You have four children, and three of them have been everything you ever hoped for as a parent. They never got in trouble with the law, they all graduated from college, they got married and started families and careers. They still come home for Christmas and send you cards on your birthday.
Your other child, though, has always faced problems. Small-time legal issues started in high school. They led to failing grades. That child never even went to college. He or she now struggles to keep a job for more than a few months.
As a result, that child has always resented the other siblings and their success. He or she has never listened to you, not while growing up and certainly not now. You barely see each other. When you do, it leads to arguments and fights.
You do not want to leave a substantial inheritance to that child. You love him or her, but you know the money would quickly get wasted. It’s not a risk you will take.
What you worry about, though, is whether your child will challenge your will. Does a child have a right to do that?
Leaving someone out
Your child typically does have a right to challenge if he or she gets cut out of the will entirely or given an inheritance that is not proportionate. If the court finds the will invalid, that child would then get a portion of your estate since it naturally passes on to your children. He or she stands to gain from such an action due to this inherent relationship and therefore has a right to challenge and protect his or her interests.

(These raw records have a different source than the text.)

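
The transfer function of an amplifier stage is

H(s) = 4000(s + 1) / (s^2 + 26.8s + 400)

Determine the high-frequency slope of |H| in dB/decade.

Each pole contributes −20 dB/decade at high frequency; each zero contributes +20 dB/decade.
Net: 1 zero(s) − 2 pole(s) → -20 dB/decade.

-20 dB/decade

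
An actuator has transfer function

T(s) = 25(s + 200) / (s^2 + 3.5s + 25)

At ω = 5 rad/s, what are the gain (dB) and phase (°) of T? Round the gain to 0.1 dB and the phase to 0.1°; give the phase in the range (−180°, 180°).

At s = jω = j5:
zero (s+200): 200 + j5 → |·| = √(200²+5²) = √40025 ≈ 200.06, ∠ = arctan(5/200) ≈ 1.43°
quadratic: (j5)² + 3.5·j5 + 25 = 0 + j17.5 → |·| ≈ 17.5, ∠ ≈ 90.00°
|T| = 25 · 200.06 / 17.5 ≈ 285.8
Gain = 20 log₁₀(285.8) ≈ 49.12 dB
∠T = 1.43° − 90.00° = -88.57°

49.1 dB, -88.6°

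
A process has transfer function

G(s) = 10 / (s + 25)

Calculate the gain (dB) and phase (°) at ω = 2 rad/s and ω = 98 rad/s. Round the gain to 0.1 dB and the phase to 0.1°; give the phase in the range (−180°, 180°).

At s = jω = j2:
pole (s+25): 25 + j2 → |·| = √(25²+2²) = √629 ≈ 25.08, ∠ = arctan(2/25) ≈ 4.57°
|G| = 10 / 25.08 ≈ 0.39872
Gain = 20 log₁₀(0.39872) ≈ -7.99 dB
∠G = 0.00° − 4.57° = -4.57°

At s = jω = j98:
pole (s+25): 25 + j98 → |·| = √(25²+98²) = √10229 ≈ 101.14, ∠ = arctan(98/25) ≈ 75.69°
|G| = 10 / 101.14 ≈ 0.098873
Gain = 20 log₁₀(0.098873) ≈ -20.10 dB
∠G = 0.00° − 75.69° = -75.69°

ω = 2: -8.0 dB, -4.6°; ω = 98: -20.1 dB, -75.7°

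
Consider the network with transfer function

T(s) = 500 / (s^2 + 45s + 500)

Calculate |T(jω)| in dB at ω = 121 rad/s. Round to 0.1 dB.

-29.6 dB

Substitute s = j121:
Numerator: 500 = 500 + j0
Denominator: (j121)^2 + 45(j121) + 500 = -14141 + j5445
|N| = √(500² + 0²) ≈ 500, ∠N ≈ 0.00°
|D| = √(14141² + 5445²) ≈ 15153, ∠D ≈ 158.94°
|T| = 500 / 15153 ≈ 0.032997
Gain = 20 log₁₀(0.032997) ≈ -29.63 dB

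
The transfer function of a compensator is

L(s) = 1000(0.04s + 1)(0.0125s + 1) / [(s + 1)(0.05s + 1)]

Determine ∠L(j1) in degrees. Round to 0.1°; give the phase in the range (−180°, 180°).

At ω = 1 rad/s:
zero (1 + j1·0.04) = 1 + j0.04 → |·| ≈ 1.0008, ∠ ≈ 2.29°
zero (1 + j1·0.0125) = 1 + j0.0125 → |·| ≈ 1.0001, ∠ ≈ 0.72°
pole (1 + j1·1) = 1 + j1 → |·| ≈ 1.4142, ∠ ≈ 45.00°
pole (1 + j1·0.05) = 1 + j0.05 → |·| ≈ 1.0012, ∠ ≈ 2.86°
∠L = (2.29° + 0.72°) − (45.00° + 2.86°) = -44.85°

-44.9°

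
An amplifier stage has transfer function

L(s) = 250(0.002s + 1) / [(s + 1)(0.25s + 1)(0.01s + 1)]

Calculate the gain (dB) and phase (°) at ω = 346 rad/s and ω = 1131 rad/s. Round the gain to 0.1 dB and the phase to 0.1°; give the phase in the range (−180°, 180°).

ω = 346: -51.0 dB, 141.6°; ω = 1131: -75.4 dB, 161.5°

At ω = 346 rad/s:
zero (1 + j346·0.002) = 1 + j0.692 → |·| ≈ 1.2161, ∠ ≈ 34.68°
pole (1 + j346·1) = 1 + j346 → |·| ≈ 346, ∠ ≈ 89.83°
pole (1 + j346·0.25) = 1 + j86.5 → |·| ≈ 86.506, ∠ ≈ 89.34°
pole (1 + j346·0.01) = 1 + j3.46 → |·| ≈ 3.6016, ∠ ≈ 73.88°
|L| = 250 · 1.2161 / (346 · 86.506 · 3.6016) ≈ 0.0028203
Gain = 20 log₁₀(0.0028203) ≈ -50.99 dB
∠L = (34.68°) − (89.83° + 89.34° + 73.88°) = -218.37° ≡ 141.63° (principal value)

At ω = 1131 rad/s:
zero (1 + j1131·0.002) = 1 + j2.262 → |·| ≈ 2.4732, ∠ ≈ 66.15°
pole (1 + j1131·1) = 1 + j1131 → |·| ≈ 1131, ∠ ≈ 89.95°
pole (1 + j1131·0.25) = 1 + j282.75 → |·| ≈ 282.75, ∠ ≈ 89.80°
pole (1 + j1131·0.01) = 1 + j11.31 → |·| ≈ 11.354, ∠ ≈ 84.95°
|L| = 250 · 2.4732 / (1131 · 282.75 · 11.354) ≈ 0.00017029
Gain = 20 log₁₀(0.00017029) ≈ -75.38 dB
∠L = (66.15°) − (89.95° + 89.80° + 84.95°) = -198.55° ≡ 161.45° (principal value)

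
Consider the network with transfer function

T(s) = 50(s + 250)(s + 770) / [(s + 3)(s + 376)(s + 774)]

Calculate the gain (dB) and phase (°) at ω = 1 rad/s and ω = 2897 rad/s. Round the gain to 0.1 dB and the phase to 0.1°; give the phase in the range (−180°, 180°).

ω = 1: 20.4 dB, -18.4°; ω = 2897: -35.3 dB, -87.4°

At s = jω = j1:
zero (s+250): 250 + j1 → |·| = √(250²+1²) = √62501 ≈ 250, ∠ = arctan(1/250) ≈ 0.23°
zero (s+770): 770 + j1 → |·| = √(770²+1²) = √592901 ≈ 770, ∠ = arctan(1/770) ≈ 0.07°
pole (s+3): 3 + j1 → |·| = √(3²+1²) = √10 ≈ 3.1623, ∠ = arctan(1/3) ≈ 18.43°
pole (s+376): 376 + j1 → |·| = √(376²+1²) = √141377 ≈ 376, ∠ = arctan(1/376) ≈ 0.15°
pole (s+774): 774 + j1 → |·| = √(774²+1²) = √599077 ≈ 774, ∠ = arctan(1/774) ≈ 0.07°
|T| = 50 · 1.925e+05 / 9.2031e+05 ≈ 10.458
Gain = 20 log₁₀(10.458) ≈ 20.39 dB
∠T = 0.30° − 18.65° = -18.35°

At s = jω = j2897:
zero (s+250): 250 + j2897 → |·| = √(250²+2897²) = √8455109 ≈ 2907.8, ∠ = arctan(2897/250) ≈ 85.07°
zero (s+770): 770 + j2897 → |·| = √(770²+2897²) = √8985509 ≈ 2997.6, ∠ = arctan(2897/770) ≈ 75.12°
pole (s+3): 3 + j2897 → |·| = √(3²+2897²) = √8392618 ≈ 2897, ∠ = arctan(2897/3) ≈ 89.94°
pole (s+376): 376 + j2897 → |·| = √(376²+2897²) = √8533985 ≈ 2921.3, ∠ = arctan(2897/376) ≈ 82.60°
pole (s+774): 774 + j2897 → |·| = √(774²+2897²) = √8991685 ≈ 2998.6, ∠ = arctan(2897/774) ≈ 75.04°
|T| = 50 · 8.7164e+06 / 2.5377e+10 ≈ 0.017174
Gain = 20 log₁₀(0.017174) ≈ -35.30 dB
∠T = 160.19° − 247.58° = -87.39°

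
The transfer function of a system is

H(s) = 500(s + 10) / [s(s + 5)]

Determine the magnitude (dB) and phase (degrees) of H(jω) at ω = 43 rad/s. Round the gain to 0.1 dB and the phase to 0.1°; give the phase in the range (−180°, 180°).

21.5 dB, -96.5°

At s = jω = j43:
zero (s+10): 10 + j43 → |·| = √(10²+43²) = √1949 ≈ 44.147, ∠ = arctan(43/10) ≈ 76.91°
pole (s+5): 5 + j43 → |·| = √(5²+43²) = √1874 ≈ 43.29, ∠ = arctan(43/5) ≈ 83.37°
pole at origin: |s| = 43, ∠ = 90.00° (in denominator)
|H| = 500 · 44.147 / 1861.5 ≈ 11.858
Gain = 20 log₁₀(11.858) ≈ 21.48 dB
∠H = 76.91° − 173.37° = -96.46°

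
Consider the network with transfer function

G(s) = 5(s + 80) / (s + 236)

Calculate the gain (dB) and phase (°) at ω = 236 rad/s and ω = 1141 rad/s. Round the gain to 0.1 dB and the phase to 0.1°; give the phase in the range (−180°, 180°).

At s = jω = j236:
zero (s+80): 80 + j236 → |·| = √(80²+236²) = √62096 ≈ 249.19, ∠ = arctan(236/80) ≈ 71.27°
pole (s+236): 236 + j236 → |·| = √(236²+236²) = √111392 ≈ 333.75, ∠ = arctan(236/236) ≈ 45.00°
|G| = 5 · 249.19 / 333.75 ≈ 3.7332
Gain = 20 log₁₀(3.7332) ≈ 11.44 dB
∠G = 71.27° − 45.00° = 26.27°

At s = jω = j1141:
zero (s+80): 80 + j1141 → |·| = √(80²+1141²) = √1308281 ≈ 1143.8, ∠ = arctan(1141/80) ≈ 85.99°
pole (s+236): 236 + j1141 → |·| = √(236²+1141²) = √1357577 ≈ 1165.2, ∠ = arctan(1141/236) ≈ 78.31°
|G| = 5 · 1143.8 / 1165.2 ≈ 4.9082
Gain = 20 log₁₀(4.9082) ≈ 13.82 dB
∠G = 85.99° − 78.31° = 7.68°

ω = 236: 11.4 dB, 26.3°; ω = 1141: 13.8 dB, 7.7°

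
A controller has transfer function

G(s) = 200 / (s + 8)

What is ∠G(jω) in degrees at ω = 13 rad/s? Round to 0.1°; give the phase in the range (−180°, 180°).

-58.4°

Substitute s = j13:
Numerator: 200 = 200 + j0
Denominator: (j13) + 8 = 8 + j13
|N| = √(200² + 0²) ≈ 200, ∠N ≈ 0.00°
|D| = √(8² + 13²) ≈ 15.264, ∠D ≈ 58.39°
∠G = 0.00° − 58.39° = -58.39°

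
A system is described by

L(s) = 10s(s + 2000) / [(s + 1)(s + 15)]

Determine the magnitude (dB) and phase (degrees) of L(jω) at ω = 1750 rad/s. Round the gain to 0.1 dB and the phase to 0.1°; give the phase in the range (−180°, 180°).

23.6 dB, -48.3°

At s = jω = j1750:
zero (s+2000): 2000 + j1750 → |·| = √(2000²+1750²) = √7062500 ≈ 2657.5, ∠ = arctan(1750/2000) ≈ 41.19°
zero at origin: s = j1750 → |·| = 1750, ∠ = 90.00°
pole (s+1): 1 + j1750 → |·| = √(1²+1750²) = √3062501 ≈ 1750, ∠ = arctan(1750/1) ≈ 89.97°
pole (s+15): 15 + j1750 → |·| = √(15²+1750²) = √3062725 ≈ 1750.1, ∠ = arctan(1750/15) ≈ 89.51°
|L| = 10 · 4.6506e+06 / 3.0627e+06 ≈ 15.185
Gain = 20 log₁₀(15.185) ≈ 23.63 dB
∠L = 131.19° − 179.48° = -48.29°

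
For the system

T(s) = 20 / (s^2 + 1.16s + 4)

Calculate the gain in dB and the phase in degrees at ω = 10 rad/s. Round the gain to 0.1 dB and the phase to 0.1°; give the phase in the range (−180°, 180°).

At s = jω = j10:
quadratic: (j10)² + 1.16·j10 + 4 = -96 + j11.6 → |·| ≈ 96.698, ∠ ≈ 173.11°
|T| = 20 / 96.698 ≈ 0.20683
Gain = 20 log₁₀(0.20683) ≈ -13.69 dB
∠T = 0.00° − 173.11° = -173.11°

-13.7 dB, -173.1°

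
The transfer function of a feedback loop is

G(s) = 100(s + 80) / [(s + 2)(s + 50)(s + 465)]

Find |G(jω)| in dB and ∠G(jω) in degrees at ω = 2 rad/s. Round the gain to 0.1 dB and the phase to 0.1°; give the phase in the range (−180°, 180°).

At s = jω = j2:
zero (s+80): 80 + j2 → |·| = √(80²+2²) = √6404 ≈ 80.025, ∠ = arctan(2/80) ≈ 1.43°
pole (s+2): 2 + j2 → |·| = √(2²+2²) = √8 ≈ 2.8284, ∠ = arctan(2/2) ≈ 45.00°
pole (s+50): 50 + j2 → |·| = √(50²+2²) = √2504 ≈ 50.04, ∠ = arctan(2/50) ≈ 2.29°
pole (s+465): 465 + j2 → |·| = √(465²+2²) = √216229 ≈ 465, ∠ = arctan(2/465) ≈ 0.25°
|G| = 100 · 80.025 / 65813 ≈ 0.12159
Gain = 20 log₁₀(0.12159) ≈ -18.30 dB
∠G = 1.43° − 47.54° = -46.11°

-18.3 dB, -46.1°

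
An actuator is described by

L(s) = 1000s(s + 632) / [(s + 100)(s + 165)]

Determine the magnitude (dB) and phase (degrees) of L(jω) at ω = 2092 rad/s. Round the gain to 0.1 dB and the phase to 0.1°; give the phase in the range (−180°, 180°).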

Another thing to consider is a prior will. Anyone listed in that will and then removed from the current will has a right to challenge.
For instance, perhaps you planned to leave that child $500,000. You kept it in your will for years, hoping he or she would turn a corner. When it was clear that was not going to happen, you cut the child out in the current will.
Even if that person was not a direct heir, this would give him or her the right to challenge.
What can you do?
If you really want to prevent a challenge, you may have to grit your teeth and give that child an equal portion. Yes, he or she may waste it, but keeping things even can reduce conflict. Which do you care about more?
It is important to know about all of your options to avoid a contentious estate litigation process, so you should also know that no-contest clauses do see occasional use as a way to discourage legal action. However, be warned that many of these clauses do not hold up in court.